R. – Ad esempio, Papa Francesco fa riferimento anche i malati di Covid. È chiaro che non è solo una malattia che investe il malato. Ma è una malattia che porta il malato nella solitudine. C’è una duplice sofferenza: quella del malato lontano dalla famiglia e la sofferenza della famiglia che non può stare vicino al malato. Si impone allora un supplemento di amore, di vicinanza da parte degli operatori sanitari e anche del mondo del volontariato. In questo tempo non solo i malati di Covid vivono un’esperienza così traumatica e forte. C’è anche un sistema sanitario nazionale che, prediligendo questi pazienti, va a trascurare gli altri malati .
E si trascurano patologie, non legate al Covid, che poi possono portare ad esiti drammatici…
R. – Questo si sta vedendo già statisticamente: per esempio, le patologie cardiologiche e oncologiche non curate vanno a degenerare. Qui torna allora il discorso di Papa Francesco sulle scelte politiche, sull’amministrare con risorse in maniera equa garantendo una assistenza anche ai poveri. È necessaria, ricorda il Papa, una politica che sia una forma di carità.
Nel messaggio, il Papa ricorda che l’attuale pandemia ha fatto emergere “tante inadeguatezze dei sistemi sanitari e carenze nell’assistenza alle persone malate”. Francesco sottolinea, poi, che “la pandemia ha messo in risalto anche la dedizione e la generosità di operatori sanitari, volontari, lavoratori e lavoratrici, sacerdoti, religiosi e religiose”…
R. – Questa dedizione degli operatori sanitari e di quelli pastorali è una dedizione ordinaria, che già si riscontra 365 giorni su 365. Chiaramente la pandemia, visto anche la pericolosità, la mortalità e la modalità del contagio, ha messo in luce questa generosità. Io penso, per esempio, a tanti istituti religiosi dediti all’assistenza agli ammalati. Penso a tutto il mondo camilliano. Quanti operatori sanitari hanno vissuto il quarto voto senza averlo professato. Io credo che in una situazione di pandemia non ci si improvvisa. Se non ci fosse stata questa dedizione nella quotidianità, oggi non ci si poteva ‘improvvisare eroi’. È molto bella questa valutazione e rivalutazione delle figure sanitarie e del mondo del volontariato. Figure che, nella quotidianità, hanno sempre vissuto questa dimensione.

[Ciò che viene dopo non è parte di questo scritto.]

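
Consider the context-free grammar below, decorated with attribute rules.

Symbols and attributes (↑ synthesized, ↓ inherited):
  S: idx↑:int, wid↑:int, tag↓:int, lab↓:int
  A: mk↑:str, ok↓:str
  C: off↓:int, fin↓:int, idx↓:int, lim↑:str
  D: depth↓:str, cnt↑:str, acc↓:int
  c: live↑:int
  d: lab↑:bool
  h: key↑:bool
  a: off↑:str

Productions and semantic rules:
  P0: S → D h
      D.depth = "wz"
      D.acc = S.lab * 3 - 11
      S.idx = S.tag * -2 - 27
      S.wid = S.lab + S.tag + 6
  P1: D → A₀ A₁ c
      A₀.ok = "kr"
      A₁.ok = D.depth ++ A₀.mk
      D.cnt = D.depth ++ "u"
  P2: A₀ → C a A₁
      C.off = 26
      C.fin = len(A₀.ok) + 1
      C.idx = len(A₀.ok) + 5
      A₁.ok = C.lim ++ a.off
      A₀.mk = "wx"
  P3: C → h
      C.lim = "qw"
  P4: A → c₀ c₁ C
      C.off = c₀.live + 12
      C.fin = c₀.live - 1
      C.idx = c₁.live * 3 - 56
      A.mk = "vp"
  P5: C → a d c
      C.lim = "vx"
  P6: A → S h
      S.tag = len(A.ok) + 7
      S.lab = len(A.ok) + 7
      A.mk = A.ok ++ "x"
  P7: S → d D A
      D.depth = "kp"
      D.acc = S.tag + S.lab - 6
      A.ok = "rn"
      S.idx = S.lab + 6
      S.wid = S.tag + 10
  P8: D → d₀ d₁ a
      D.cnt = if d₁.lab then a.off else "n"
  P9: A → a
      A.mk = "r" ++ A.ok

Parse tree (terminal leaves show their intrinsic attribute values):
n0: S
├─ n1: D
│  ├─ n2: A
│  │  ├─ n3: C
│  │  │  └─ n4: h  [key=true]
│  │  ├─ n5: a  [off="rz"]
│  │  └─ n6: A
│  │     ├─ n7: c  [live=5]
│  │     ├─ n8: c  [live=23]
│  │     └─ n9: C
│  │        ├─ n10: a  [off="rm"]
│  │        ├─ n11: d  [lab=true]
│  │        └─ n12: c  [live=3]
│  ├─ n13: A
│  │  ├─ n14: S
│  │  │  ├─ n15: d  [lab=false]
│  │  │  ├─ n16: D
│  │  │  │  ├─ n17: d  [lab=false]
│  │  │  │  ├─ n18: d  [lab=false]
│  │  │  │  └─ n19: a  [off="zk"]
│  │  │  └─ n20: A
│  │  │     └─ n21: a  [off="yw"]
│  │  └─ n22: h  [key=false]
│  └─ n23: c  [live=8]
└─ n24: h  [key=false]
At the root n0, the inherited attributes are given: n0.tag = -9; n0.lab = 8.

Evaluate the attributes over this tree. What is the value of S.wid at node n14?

1. n0.tag = -9  [given at root]
2. n0.lab = 8  [given at root]
3. n1.depth = "wz"  ["wz"]
4. n1.acc = 13  [S.lab * 3 - 11]
5. n2.ok = "kr"  ["kr"]
6. n3.off = 26  [26]
7. n3.fin = 3  [len(A₀.ok) + 1]
8. n3.idx = 7  [len(A₀.ok) + 5]
9. n4.key = true  [terminal]
10. n3.lim = "qw"  ["qw"]
11. n5.off = "rz"  [terminal]
12. n6.ok = "qwrz"  [C.lim ++ a.off]
13. n7.live = 5  [terminal]
14. n8.live = 23  [terminal]
15. n9.off = 17  [c₀.live + 12]
16. n9.fin = 4  [c₀.live - 1]
17. n9.idx = 13  [c₁.live * 3 - 56]
18. n10.off = "rm"  [terminal]
19. n11.lab = true  [terminal]
20. n12.live = 3  [terminal]
21. n9.lim = "vx"  ["vx"]
22. n6.mk = "vp"  ["vp"]
23. n2.mk = "wx"  ["wx"]
24. n13.ok = "wzwx"  [D.depth ++ A₀.mk]
25. n14.tag = 11  [len(A.ok) + 7]
26. n14.lab = 11  [len(A.ok) + 7]
27. n15.lab = false  [terminal]
28. n16.depth = "kp"  ["kp"]
29. n16.acc = 16  [S.tag + S.lab - 6]
30. n17.lab = false  [terminal]
31. n18.lab = false  [terminal]
32. n19.off = "zk"  [terminal]
33. n16.cnt = "n"  [if d₁.lab then a.off else "n"]
34. n20.ok = "rn"  ["rn"]
35. n21.off = "yw"  [terminal]
36. n20.mk = "rrn"  ["r" ++ A.ok]
37. n14.idx = 17  [S.lab + 6]
38. n14.wid = 21  [S.tag + 10]
39. n22.key = false  [terminal]
40. n13.mk = "wzwxx"  [A.ok ++ "x"]
41. n23.live = 8  [terminal]
42. n1.cnt = "wzu"  [D.depth ++ "u"]
43. n24.key = false  [terminal]
44. n0.idx = -9  [S.tag * -2 - 27]
45. n0.wid = 5  [S.lab + S.tag + 6]

21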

“La relazione con la persona malata – scrive Francesco – trova una fonte inesauribile di motivazione e di forza nella carità di Cristo, come dimostra la millenaria testimonianza di uomini e donne che si sono santificati nel servire gli infermi”…
R. – Questo è molto bello anche perché ci coinvolge come Ordine. Penso che San Camillo e tanti santi della carità si sono santificati attraverso l’esercizio del servizio ai malati. A me pare molto importante perché, a volte, si pensa che la carità sia solo una dimensione sociale, solo una filantropia e un aiutare l’altro. Papa Francesco ci ricorda che il nostro primo impegno, come battezzati, è quello di santificarci, di sforzarci ad essere come Gesù che ci ha dato l’esempio della vicinanza ai poveri e ai malati. Quando cerchiamo magari una pratica per santificarci e per essere migliori Papa Francesco ci indica proprio l’esempio di tanti santi e un servizio, come Gesù ha fatto, basato su una relazione interpersonale con gli ammalati. Un servizio che ci aiuta in questo cammino di perfezione. San Camillo diceva di voler avere 100 braccia per alleviare le sofferenze di tanti poverelli infermi. Oggi le cento braccia sono quelle degli operatori sanitari.